Estando los tres sentados en la cocina, les expliqué de una forma más o menos alejada de la realidad lo que había pasado. Luka, mi exnovio italiano, y yo lo habíamos dejado y yo, que ya no tenía más razones para vivir en otro país, me había vuelto a Madrid. Así de simple. Y claro que omití todos los detalles escabrosos, como el por qué mi móvil de repente estaba destrozado o el por qué no había avisado o había planificado mejor mi vuelta, pero explicar todo eso sería volver a aquel último sábado y las cosas estaban aún demasiado recientes como para hacerlo.

Intuí que mi madre se olía que estaba contando las cosas a medias porque, cuando terminé, se quedó en silencio durante un pequeño lapso de tiempo, como valorando si indagar más o dejarme mi espacio. Finalmente, y con la mirada clavada en el fregadero de la cocina, asintió y no me preguntó nada más.

Yo lo agradecí en mi mente, porque aún necesitaba tiempo para procesar lo ocurrido y tenía la impresión de que la herida tardaría en cerrar. Mi padre, por otro lado, continuaba observándome pensativo.

Le vi con intenciones de decirme algo cuando mi madre le empezó a acariciar levemente el brazo en actitud conciliadora. Yo me levanté, dispuesta a salir de la cocina, necesitaba un pequeño respiro después de esa charla o me volvería loca.
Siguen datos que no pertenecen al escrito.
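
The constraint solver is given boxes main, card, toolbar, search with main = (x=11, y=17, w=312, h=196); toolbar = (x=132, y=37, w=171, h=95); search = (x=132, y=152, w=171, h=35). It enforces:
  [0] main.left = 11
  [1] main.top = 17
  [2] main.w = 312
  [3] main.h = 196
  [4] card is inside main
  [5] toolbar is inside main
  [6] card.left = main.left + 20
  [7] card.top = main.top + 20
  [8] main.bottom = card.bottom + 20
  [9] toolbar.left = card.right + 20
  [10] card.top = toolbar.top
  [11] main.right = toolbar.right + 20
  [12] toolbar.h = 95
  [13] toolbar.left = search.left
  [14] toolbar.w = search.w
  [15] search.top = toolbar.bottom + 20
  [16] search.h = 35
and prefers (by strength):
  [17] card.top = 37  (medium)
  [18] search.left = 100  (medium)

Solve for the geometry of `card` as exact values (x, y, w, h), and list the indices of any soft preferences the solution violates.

card = (x=31, y=37, w=81, h=156)
violated soft preferences: 18

1. card.x = 31  [card.left = main.left + 20]
2. card.y = 37  [card.top = main.top + 20]
3. card.h = 156  [main.bottom = card.bottom + 20]
4. card.w = 81  [toolbar.left = card.right + 20]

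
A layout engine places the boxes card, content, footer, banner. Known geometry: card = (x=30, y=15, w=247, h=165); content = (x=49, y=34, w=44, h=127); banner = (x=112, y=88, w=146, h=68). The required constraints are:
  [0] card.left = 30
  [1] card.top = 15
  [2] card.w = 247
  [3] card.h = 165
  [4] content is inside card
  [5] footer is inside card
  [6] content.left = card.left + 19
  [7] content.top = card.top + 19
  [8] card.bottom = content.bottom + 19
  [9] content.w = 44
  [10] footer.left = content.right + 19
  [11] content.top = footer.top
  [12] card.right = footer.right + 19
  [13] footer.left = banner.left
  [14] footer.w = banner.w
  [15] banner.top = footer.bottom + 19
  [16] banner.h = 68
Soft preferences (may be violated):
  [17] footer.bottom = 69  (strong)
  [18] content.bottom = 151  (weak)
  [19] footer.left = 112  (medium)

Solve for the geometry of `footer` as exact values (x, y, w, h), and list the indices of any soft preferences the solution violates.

footer = (x=112, y=34, w=146, h=35)
violated soft preferences: 18

1. footer.x = 112  [footer.left = content.right + 19]
2. footer.y = 34  [content.top = footer.top]
3. footer.w = 146  [card.right = footer.right + 19]
4. footer.h = 35  [banner.top = footer.bottom + 19]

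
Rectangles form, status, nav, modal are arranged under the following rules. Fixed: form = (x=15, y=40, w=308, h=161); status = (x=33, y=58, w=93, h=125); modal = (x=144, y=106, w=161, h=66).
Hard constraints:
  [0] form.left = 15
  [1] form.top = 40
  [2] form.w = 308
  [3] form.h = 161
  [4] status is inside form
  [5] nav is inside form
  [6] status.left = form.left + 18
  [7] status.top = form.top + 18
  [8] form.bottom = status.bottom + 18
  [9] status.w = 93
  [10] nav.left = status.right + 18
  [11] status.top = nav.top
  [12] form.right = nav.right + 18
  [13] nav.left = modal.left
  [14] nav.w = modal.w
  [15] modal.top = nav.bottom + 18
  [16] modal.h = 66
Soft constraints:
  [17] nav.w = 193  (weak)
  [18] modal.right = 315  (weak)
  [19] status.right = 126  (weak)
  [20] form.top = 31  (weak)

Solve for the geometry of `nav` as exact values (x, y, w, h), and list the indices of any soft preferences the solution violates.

nav = (x=144, y=58, w=161, h=30)
violated soft preferences: 17, 18, 20

1. nav.x = 144  [nav.left = status.right + 18]
2. nav.y = 58  [status.top = nav.top]
3. nav.w = 161  [form.right = nav.right + 18]
4. nav.h = 30  [modal.top = nav.bottom + 18]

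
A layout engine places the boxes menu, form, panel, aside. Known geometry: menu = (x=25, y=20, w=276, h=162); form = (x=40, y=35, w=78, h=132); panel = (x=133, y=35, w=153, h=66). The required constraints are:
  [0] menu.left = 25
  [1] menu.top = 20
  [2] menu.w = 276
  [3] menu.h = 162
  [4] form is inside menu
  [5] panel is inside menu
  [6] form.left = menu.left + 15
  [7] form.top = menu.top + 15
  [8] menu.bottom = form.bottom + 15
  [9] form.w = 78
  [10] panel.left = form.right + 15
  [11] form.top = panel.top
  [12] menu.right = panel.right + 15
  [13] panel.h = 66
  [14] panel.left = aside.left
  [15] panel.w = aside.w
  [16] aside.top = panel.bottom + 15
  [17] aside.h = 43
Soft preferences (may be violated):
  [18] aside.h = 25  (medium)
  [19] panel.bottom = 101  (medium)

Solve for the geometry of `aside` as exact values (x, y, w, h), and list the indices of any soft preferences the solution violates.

1. aside.x = 133  [panel.left = aside.left]
2. aside.w = 153  [panel.w = aside.w]
3. aside.y = 116  [aside.top = panel.bottom + 15]
4. aside.h = 43  [aside.h = 43]

aside = (x=133, y=116, w=153, h=43)
violated soft preferences: 18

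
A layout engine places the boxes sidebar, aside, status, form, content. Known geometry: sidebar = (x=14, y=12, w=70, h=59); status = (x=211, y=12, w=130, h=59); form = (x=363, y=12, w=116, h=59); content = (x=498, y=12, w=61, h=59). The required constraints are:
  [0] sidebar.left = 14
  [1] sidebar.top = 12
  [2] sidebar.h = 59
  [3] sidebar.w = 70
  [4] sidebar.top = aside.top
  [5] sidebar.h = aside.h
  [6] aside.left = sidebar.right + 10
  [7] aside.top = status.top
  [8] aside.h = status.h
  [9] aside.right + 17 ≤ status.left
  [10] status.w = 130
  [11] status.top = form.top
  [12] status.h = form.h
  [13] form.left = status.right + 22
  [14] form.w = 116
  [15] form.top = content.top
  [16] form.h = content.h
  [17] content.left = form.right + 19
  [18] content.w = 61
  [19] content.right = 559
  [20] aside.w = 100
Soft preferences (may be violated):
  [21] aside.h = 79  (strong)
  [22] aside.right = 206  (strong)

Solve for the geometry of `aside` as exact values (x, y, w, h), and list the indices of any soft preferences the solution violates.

1. aside.y = 12  [sidebar.top = aside.top]
2. aside.h = 59  [sidebar.h = aside.h]
3. aside.x = 94  [aside.left = sidebar.right + 10]
4. aside.w = 100  [aside.w = 100]

aside = (x=94, y=12, w=100, h=59)
violated soft preferences: 21, 22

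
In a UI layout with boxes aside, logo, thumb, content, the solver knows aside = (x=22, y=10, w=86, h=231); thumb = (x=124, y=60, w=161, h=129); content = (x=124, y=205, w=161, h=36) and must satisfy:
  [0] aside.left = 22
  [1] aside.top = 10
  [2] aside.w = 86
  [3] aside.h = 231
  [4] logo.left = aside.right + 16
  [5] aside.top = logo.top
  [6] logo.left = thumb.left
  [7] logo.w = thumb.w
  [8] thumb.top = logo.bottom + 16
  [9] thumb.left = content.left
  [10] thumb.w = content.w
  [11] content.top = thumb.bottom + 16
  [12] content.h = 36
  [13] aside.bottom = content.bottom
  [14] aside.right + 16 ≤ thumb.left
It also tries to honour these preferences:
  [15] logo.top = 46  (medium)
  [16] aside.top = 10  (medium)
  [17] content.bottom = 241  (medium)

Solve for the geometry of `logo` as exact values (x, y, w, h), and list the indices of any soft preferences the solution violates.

1. logo.x = 124  [logo.left = aside.right + 16]
2. logo.y = 10  [aside.top = logo.top]
3. logo.w = 161  [logo.w = thumb.w]
4. logo.h = 34  [thumb.top = logo.bottom + 16]

logo = (x=124, y=10, w=161, h=34)
violated soft preferences: 15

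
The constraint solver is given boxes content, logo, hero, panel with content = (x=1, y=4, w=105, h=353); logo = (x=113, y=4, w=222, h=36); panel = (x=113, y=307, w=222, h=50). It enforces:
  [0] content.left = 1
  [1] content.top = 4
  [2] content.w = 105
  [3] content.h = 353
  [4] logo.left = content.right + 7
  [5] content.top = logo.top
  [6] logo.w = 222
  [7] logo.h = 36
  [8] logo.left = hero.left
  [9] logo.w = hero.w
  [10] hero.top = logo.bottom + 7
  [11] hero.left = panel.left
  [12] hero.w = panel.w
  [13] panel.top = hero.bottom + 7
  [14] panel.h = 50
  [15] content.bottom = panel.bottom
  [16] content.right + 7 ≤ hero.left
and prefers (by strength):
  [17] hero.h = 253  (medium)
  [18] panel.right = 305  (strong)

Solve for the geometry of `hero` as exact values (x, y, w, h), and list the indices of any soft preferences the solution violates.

hero = (x=113, y=47, w=222, h=253)
violated soft preferences: 18

1. hero.x = 113  [logo.left = hero.left]
2. hero.w = 222  [logo.w = hero.w]
3. hero.y = 47  [hero.top = logo.bottom + 7]
4. hero.h = 253  [panel.top = hero.bottom + 7]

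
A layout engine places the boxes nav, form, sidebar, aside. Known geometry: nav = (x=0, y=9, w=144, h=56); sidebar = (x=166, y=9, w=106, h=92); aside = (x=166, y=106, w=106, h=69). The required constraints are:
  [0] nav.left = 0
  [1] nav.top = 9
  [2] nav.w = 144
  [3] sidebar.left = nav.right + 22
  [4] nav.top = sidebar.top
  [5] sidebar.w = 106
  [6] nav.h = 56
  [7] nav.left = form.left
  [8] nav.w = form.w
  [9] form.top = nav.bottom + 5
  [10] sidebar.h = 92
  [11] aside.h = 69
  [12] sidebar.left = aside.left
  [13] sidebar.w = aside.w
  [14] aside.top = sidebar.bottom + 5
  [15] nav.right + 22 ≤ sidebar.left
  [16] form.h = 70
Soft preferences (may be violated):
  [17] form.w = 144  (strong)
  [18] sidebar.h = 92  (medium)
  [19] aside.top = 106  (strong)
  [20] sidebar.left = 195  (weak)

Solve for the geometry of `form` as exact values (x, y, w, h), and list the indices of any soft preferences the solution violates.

form = (x=0, y=70, w=144, h=70)
violated soft preferences: 20

1. form.x = 0  [nav.left = form.left]
2. form.w = 144  [nav.w = form.w]
3. form.y = 70  [form.top = nav.bottom + 5]
4. form.h = 70  [form.h = 70]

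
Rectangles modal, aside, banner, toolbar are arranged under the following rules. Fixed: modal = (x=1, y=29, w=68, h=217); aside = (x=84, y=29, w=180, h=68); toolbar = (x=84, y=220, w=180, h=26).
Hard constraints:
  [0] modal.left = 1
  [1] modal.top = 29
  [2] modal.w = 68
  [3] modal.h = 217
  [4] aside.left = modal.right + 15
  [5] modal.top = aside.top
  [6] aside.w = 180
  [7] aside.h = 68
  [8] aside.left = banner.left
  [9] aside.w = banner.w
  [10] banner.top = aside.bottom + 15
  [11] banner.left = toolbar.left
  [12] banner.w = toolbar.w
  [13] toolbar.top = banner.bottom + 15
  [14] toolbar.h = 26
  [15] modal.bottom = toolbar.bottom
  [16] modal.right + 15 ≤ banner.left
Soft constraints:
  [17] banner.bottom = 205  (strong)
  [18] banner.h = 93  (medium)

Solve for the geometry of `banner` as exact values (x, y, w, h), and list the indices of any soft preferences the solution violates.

banner = (x=84, y=112, w=180, h=93)
violated soft preferences: none

1. banner.x = 84  [aside.left = banner.left]
2. banner.w = 180  [aside.w = banner.w]
3. banner.y = 112  [banner.top = aside.bottom + 15]
4. banner.h = 93  [toolbar.top = banner.bottom + 15]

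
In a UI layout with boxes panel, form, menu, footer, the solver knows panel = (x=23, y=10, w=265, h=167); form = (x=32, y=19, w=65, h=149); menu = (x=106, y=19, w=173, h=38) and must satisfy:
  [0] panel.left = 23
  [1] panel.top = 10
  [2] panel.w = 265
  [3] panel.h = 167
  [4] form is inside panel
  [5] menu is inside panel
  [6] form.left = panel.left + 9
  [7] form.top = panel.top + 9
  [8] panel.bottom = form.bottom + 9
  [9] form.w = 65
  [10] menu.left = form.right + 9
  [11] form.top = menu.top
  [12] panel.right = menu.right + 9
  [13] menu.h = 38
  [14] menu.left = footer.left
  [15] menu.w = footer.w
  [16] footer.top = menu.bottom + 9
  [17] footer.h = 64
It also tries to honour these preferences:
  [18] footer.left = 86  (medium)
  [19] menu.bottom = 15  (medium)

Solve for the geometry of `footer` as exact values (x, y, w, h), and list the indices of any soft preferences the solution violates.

footer = (x=106, y=66, w=173, h=64)
violated soft preferences: 18, 19

1. footer.x = 106  [menu.left = footer.left]
2. footer.w = 173  [menu.w = footer.w]
3. footer.y = 66  [footer.top = menu.bottom + 9]
4. footer.h = 64  [footer.h = 64]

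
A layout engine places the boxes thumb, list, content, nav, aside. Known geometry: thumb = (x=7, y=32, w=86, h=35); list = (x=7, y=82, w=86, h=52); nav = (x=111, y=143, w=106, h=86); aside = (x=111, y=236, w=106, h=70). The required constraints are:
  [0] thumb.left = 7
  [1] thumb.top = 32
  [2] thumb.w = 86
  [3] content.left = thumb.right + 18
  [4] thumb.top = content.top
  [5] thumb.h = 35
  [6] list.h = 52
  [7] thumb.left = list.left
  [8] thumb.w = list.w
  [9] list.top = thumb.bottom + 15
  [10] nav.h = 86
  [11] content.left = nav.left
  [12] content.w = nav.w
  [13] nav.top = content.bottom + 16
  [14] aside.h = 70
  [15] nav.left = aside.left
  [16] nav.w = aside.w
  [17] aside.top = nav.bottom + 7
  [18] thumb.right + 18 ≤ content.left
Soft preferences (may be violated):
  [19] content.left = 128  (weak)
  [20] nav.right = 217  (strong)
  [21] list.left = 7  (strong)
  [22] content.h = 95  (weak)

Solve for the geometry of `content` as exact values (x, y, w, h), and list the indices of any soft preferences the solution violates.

1. content.x = 111  [content.left = thumb.right + 18]
2. content.y = 32  [thumb.top = content.top]
3. content.w = 106  [content.w = nav.w]
4. content.h = 95  [nav.top = content.bottom + 16]

content = (x=111, y=32, w=106, h=95)
violated soft preferences: 19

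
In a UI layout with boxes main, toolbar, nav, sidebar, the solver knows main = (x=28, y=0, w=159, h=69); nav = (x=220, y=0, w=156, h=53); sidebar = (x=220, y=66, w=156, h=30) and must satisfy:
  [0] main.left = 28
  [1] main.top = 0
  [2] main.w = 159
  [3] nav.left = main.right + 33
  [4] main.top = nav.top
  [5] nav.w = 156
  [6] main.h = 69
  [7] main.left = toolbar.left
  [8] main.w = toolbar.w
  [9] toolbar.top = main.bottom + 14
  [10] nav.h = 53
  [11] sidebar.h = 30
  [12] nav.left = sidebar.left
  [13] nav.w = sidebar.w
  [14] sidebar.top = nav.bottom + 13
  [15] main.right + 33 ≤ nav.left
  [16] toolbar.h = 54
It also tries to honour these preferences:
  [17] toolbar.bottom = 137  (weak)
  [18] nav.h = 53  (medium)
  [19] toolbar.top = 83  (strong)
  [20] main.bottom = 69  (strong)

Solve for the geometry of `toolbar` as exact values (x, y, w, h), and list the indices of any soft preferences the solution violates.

1. toolbar.x = 28  [main.left = toolbar.left]
2. toolbar.w = 159  [main.w = toolbar.w]
3. toolbar.y = 83  [toolbar.top = main.bottom + 14]
4. toolbar.h = 54  [toolbar.h = 54]

toolbar = (x=28, y=83, w=159, h=54)
violated soft preferences: none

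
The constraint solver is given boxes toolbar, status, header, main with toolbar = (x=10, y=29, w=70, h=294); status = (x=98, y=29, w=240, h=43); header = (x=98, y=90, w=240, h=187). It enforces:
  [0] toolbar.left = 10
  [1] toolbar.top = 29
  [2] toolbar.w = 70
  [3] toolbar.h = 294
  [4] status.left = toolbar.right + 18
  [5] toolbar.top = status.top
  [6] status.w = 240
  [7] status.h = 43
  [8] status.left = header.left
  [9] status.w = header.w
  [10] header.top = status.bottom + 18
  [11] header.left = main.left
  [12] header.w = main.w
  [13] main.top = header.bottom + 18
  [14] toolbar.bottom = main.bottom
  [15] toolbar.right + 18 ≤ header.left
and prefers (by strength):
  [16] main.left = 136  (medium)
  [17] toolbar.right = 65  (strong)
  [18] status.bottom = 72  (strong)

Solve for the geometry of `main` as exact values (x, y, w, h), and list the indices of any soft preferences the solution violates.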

—Van a venir los tíos a verte —comentó mi madre antes de que saliera por completo—. No creo que tarden mucho en llegar, quédate pendiente del telefonillo, ¿vale?

Asentí y me senté en el salón en silencio, tratando de controlar como buenamente podía mis respiraciones, lo único que quería en aquel momento era meterme de nuevo bajo mi mullido edredón y fingir que todo desaparecía hasta que dejara de sentir esa agobiante presión en el pecho que indicaba que las cosas no iban bien.

Se me aguaron los ojos al mismo tiempo que intentaba no pensar en cosas negativas, pero era muy difícil. Llevaba todo el día intentando aparentar tranquilidad mientras mi cabeza me gritaba que en tan solo un fin de semana toda mi vida se había desmoronado.

A los pocos minutos sonó el telefonillo y yo me acerqué a la entrada del piso para abrir. Por la pantallita del mismo vi a mis tíos y a mis primos entrando al portal.

Estaba a punto de volver al sillón cuando sonó el timbre de la casa. ¿Tan rápido? Pensé, era físicamente imposible que hubieran subido tan rápido, aun así, abrí la puerta sin mirar. Y no, efectivamente no habían subido tan rápido, los que habían llamado a la puerta habían sido los vecinos de enfrente, los mejores amigos de mis padres.

—¡Hombre, la extranjera! —exclamó Thiago, el padre de familia, antes de pasar.

Su mujer, Olivia, que parecía no poder contener su emoción, me enganchó en un fortísimo abrazo de los que solo ella sabía dar y, de alguna manera eso me ayudó a recomponerme enormemente. Thiago y Olivia eran como otros tíos para mí y los quería muchísimo.